Thank you for your prayers and wrapping us up in your love and support. God's love for us has been so evident in this last week through others, it is overwelming. Your phone calls, emails, cards, or even just saying you are praying is so humbling and we are forever grateful that you have chosen to walk with us. I know others of you are suffering in great ways and going through trials of your own. After running into a dear friend who is walking through some very difficult trials, she encourged me with the verse in 2 Corninthians "Praise be to the God and Father of our Lord Jesus Christ, the Father of compassion and the God of all Comfort, who comforts us in all our troubles, so that we can comfort those in any trouble with the comfort we ourselves have received from God." How amazing that God created us to bear each others burdens and I have witnessed this so beautifully in you.
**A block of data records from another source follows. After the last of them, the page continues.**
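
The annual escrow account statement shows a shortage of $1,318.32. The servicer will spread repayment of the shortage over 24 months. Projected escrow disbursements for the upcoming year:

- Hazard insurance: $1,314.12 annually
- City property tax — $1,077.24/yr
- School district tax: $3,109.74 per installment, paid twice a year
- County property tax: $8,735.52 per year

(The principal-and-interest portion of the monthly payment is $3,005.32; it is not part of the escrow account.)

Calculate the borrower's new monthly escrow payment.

$1,500.46

Hazard insurance: $1,314.12 annually
City property tax: $1,077.24 annually
School district tax: $3,109.74 × 2 = $6,219.48 annually
County property tax: $8,735.52 annually
Combined annual = $1,314.12 + $1,077.24 + $6,219.48 + $8,735.52 = $17,346.36
Base monthly escrow = $17,346.36 / 12 = $1,445.53
Shortage per month = $1,318.32 / 24 = $54.93
New monthly escrow = $1,445.53 + $54.93 = $1,500.46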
I will update tomorrow after the MRI.....we covet your prayers for Mary Graham.

1 comment:

  1. Praying constantly for MG's safety and your hearts tomorrow. I know it is going to be a tough day, and I pray for her comfort and your peace-a peace that can only come from Him. I hope you get some definitive answers from this test and all goes as planned. Much love, friend. You are such a source of Godly encouragement for me-thank you.